A questa uscita la grassona non resistette più, e come in preda ad un raptus prese la rossa per i capelli, facendola gridare per il dolore. Intercettai lo sguardo del cameriere, e scoppiammo a ridere di gusto. A quel punto, mi sentii in dovere di entrare in scena, solo per il piacere di vedere la vergogna e i sensi di colpa comparire su quelle due facce nere di rabbia idiota.

«E poi dicono che essere mamme è un dono del cielo... sembrate due isteriche, vergognatevi!». Strappai di mano la scarpa a quella che, ahimè, era mia figlia - non la cicciona, l’altra, quella magra con i capelli rossastri.

«Mamma, da dove salti fuori?».

«Da quel tavolo laggiù. Tiziana, tutto il bar vi sta guardando! ».

«Hai ragione mamma, siamo due stupide. Stiamo qui, a scannarci davanti a questi due angioletti. Sai, mamma, sentono tutto! Me lo ha detto il pediatra!».

«Se la smettessi una buona volta con tutti quei libri e quei dottori... è diventata una fissazione! Piuttosto, il pediatra non ti ha detto che il pannolino è da cambiare quando manda un puzzo così soffocante?».

«Quanto sei spiritosa, mamma! Certo che lo so che deve essere cambiato! Andresti tu? Oggi l’ho già cambiato tre volte! ».

«Bugia, bugia, che il diavolo ti porti via!» disse l’altra neo-madre con aria furbetta.

«Va bene, agli ordini. Vieni con me, tesorino, ti porto via da queste pazze».

E così presi il neonato e me ne andai nella macchina di mia figlia, dove c’era una sede dislocata della nursery più fornita di tutta la città. Mentre me ne stavo tornando al bar, un po’ scocciata perché il pupo era più agitato del solito e avevo faticato a cambiarlo, lo vidi.

Se ne stava appoggiato a un albero a braccia conserte, a guardare me. Che bell’uomo, pensai, mi sembrava uscito da un vecchio film, poi mi avvicinai e realizzai che si trattava del marito di mia figlia; l'avevo visto almeno un milione di volte, ma era diverso, non so cosa avesse.

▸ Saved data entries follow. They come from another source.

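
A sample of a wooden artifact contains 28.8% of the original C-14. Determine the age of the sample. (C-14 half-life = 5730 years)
Age = t½ × log₂(1/ratio) = 10290 years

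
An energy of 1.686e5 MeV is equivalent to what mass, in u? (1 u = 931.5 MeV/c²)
m = E/c² = 181 u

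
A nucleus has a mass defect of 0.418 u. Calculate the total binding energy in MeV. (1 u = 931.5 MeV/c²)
B.E. = Δm × 931.5 = 389.4 MeV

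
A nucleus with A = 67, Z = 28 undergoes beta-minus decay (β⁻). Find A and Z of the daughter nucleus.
Daughter: A = 67, Z = 29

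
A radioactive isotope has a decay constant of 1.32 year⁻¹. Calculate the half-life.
t½ = ln(2)/λ = 0.5251 years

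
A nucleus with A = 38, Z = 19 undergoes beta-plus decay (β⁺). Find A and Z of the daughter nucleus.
Daughter: A = 38, Z = 18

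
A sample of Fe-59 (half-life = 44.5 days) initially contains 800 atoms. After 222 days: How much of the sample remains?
N = N₀(1/2)^(t/t½) = 25.2 atoms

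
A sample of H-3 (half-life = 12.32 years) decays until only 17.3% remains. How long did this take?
t = t½ × log₂(N₀/N) = 31.18 years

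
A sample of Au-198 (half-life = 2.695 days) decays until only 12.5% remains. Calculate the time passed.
t = t½ × log₂(N₀/N) = 8.085 days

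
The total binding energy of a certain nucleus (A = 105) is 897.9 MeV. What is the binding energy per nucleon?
B.E./A = 897.9/105 = 8.551 MeV/nucleon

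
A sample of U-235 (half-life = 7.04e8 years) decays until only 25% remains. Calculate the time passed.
t = t½ × log₂(N₀/N) = 1.408e9 years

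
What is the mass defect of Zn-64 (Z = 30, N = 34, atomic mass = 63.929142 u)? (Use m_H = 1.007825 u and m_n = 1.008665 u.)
Δm = Z·m_H + N·m_n − M = 0.6002 u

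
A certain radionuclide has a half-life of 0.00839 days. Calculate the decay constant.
λ = ln(2)/t½ = 82.62 day⁻¹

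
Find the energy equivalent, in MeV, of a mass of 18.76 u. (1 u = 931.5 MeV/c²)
E = mc² = 17470 MeV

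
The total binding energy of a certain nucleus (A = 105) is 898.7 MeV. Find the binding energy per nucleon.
B.E./A = 898.7/105 = 8.559 MeV/nucleon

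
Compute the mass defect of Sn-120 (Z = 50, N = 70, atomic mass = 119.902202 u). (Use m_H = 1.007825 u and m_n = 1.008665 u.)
Δm = Z·m_H + N·m_n − M = 1.096 u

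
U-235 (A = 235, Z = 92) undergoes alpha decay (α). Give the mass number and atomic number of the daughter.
Daughter: A = 231, Z = 90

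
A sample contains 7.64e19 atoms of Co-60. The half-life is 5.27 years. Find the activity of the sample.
A = λN = 1.005e19 decays/year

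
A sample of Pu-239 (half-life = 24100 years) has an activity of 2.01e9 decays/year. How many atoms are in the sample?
N = A/λ = 6.989e13 atoms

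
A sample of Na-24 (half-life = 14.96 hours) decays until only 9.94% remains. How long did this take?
t = t½ × log₂(N₀/N) = 49.83 hours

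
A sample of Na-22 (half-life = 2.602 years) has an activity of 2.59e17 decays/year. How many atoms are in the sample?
N = A/λ = 9.723e17 atoms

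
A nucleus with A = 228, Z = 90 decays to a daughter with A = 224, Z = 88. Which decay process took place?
ΔA = -4, ΔZ = -2 ⇒ alpha decay (α)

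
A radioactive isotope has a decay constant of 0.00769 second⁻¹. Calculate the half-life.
t½ = ln(2)/λ = 90.14 seconds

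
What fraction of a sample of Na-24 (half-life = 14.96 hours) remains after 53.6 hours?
N/N₀ = (1/2)^(t/t½) = 0.08345 = 8.35%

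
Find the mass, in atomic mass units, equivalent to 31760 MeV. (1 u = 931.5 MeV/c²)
m = E/c² = 34.1 u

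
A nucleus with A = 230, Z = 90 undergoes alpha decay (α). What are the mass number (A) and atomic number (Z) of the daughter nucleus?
Daughter: A = 226, Z = 88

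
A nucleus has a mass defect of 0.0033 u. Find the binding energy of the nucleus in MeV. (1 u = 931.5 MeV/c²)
B.E. = Δm × 931.5 = 3.074 MeV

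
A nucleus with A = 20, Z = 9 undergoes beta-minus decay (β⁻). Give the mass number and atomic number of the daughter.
Daughter: A = 20, Z = 10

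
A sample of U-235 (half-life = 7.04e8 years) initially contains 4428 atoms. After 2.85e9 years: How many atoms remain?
N = N₀(1/2)^(t/t½) = 267.6 atoms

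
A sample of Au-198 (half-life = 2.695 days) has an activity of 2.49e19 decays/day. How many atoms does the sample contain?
N = A/λ = 9.681e19 atoms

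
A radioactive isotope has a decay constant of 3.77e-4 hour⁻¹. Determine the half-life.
t½ = ln(2)/λ = 1839 hours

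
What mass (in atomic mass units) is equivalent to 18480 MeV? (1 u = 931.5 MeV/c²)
m = E/c² = 19.84 u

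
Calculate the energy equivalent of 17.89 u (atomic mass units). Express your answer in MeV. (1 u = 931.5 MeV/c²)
E = mc² = 16660 MeV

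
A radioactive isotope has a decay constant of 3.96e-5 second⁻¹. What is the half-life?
t½ = ln(2)/λ = 17500 seconds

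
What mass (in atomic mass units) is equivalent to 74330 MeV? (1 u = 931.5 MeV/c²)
m = E/c² = 79.8 u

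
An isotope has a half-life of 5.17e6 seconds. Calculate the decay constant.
λ = ln(2)/t½ = 1.341e-7 second⁻¹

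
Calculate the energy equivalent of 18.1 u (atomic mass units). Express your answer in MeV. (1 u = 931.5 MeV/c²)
E = mc² = 16860 MeV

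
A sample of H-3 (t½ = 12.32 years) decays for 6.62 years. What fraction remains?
N/N₀ = (1/2)^(t/t½) = 0.689 = 68.9%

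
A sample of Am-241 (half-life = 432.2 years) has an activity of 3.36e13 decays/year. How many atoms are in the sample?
N = A/λ = 2.095e16 atoms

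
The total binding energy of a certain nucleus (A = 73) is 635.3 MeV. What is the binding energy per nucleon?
B.E./A = 635.3/73 = 8.703 MeV/nucleon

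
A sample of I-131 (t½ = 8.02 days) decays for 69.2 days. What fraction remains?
N/N₀ = (1/2)^(t/t½) = 0.002527 = 0.253%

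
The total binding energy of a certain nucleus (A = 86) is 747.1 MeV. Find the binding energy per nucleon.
B.E./A = 747.1/86 = 8.687 MeV/nucleon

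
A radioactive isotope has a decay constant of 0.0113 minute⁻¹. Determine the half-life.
t½ = ln(2)/λ = 61.34 minutes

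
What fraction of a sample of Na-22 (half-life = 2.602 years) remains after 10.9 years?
N/N₀ = (1/2)^(t/t½) = 0.05482 = 5.48%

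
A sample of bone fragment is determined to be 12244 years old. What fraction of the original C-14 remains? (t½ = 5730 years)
N/N₀ = (1/2)^(t/t½) = 0.2274 = 22.7%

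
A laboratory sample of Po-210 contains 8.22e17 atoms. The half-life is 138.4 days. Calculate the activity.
A = λN = 4.117e15 decays/day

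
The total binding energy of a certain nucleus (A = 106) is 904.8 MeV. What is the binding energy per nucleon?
B.E./A = 904.8/106 = 8.536 MeV/nucleon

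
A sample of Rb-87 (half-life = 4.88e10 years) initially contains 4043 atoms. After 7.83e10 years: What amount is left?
N = N₀(1/2)^(t/t½) = 1330 atoms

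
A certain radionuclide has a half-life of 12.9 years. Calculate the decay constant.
λ = ln(2)/t½ = 0.05373 year⁻¹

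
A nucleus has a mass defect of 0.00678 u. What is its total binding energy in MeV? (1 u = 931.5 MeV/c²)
B.E. = Δm × 931.5 = 6.316 MeV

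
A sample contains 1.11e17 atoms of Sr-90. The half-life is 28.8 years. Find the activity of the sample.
A = λN = 2.672e15 decays/year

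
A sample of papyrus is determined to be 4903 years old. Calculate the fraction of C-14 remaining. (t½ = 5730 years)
N/N₀ = (1/2)^(t/t½) = 0.5526 = 55.3%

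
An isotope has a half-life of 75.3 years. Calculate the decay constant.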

C'era lo zampino del diavolo. La luce del sole sgattaiolava calda e chiara delineando i confini della figura, non mi ero mai accorta di quanto fosse bello. Occhi chiari, capelli castani, un naso spigoloso e due mascelle pronunciate; un viso pieno di linee diritte, che però sembravano disegnate da un artista, tanto erano armoniose. Così percorsi il tragitto che mi separava da lui senza staccargli gli occhi di dosso.

«Manuel, che fai qui tutto solo? Tua moglie è dentro con Conci a fare a cazzotti!», lui sorrise.

«Come al solito, no?» disse con voce tranquilla.

«Pensa che matta che sono, non ti avevo riconosciuto da là, mi sembravi diverso...».

Non dovetti andare oltre, sapeva a cosa facessi riferimento.

«Lo so, anche tu mi sembravi un'altra con il bambino in braccio...». Mi fissò e mi sentii tremendamente imbarazzata, ed eccitata.

«Allora questo lo dobbiamo considerare il nostro primo incontro. Dobbiamo entrare nel bar e brindare!».

Non sembrò molto contento di quella mia uscita, e così capii che non era solo una mia impressione, o una allucinazione di una vedova quarantaduenne insoddisfatta e un po’ brilla: avevamo entrambi una voglia matta di scopare. La cosa che eccitò entrambi fu il fatto di sentirci due sconosciuti, come se non ci fossimo mai visti prima (mentre in realtà l’avevo visto a pranzo a casa mia il lunedì precedente). Forse c’era qualcosa di perverso che mi spingeva a desiderare l’uomo di mia figlia, fingendo di non conoscerlo? Forse c’era davvero lo zampino del diavolo...

«Va bene, ma non qui. Vai a riportare il bambino, e poi torna, ti aspetto. E fai come se non mi avessi mai visto prima».

Non riuscii a protestare, tanto era il desiderio di andare da qualche parte con quell’uomo, ero letteralmente in trance. Rientrai. Misi il bambino nella carrozzina senza concedere il tempo a mia figlia di dire niente, e me ne uscii di fretta, stupita di non sentire nessun senso di colpa arrampicarsi su per il collo, egoista e vogliosa più che mai.

Fai come se non mi avessi mai visto prima.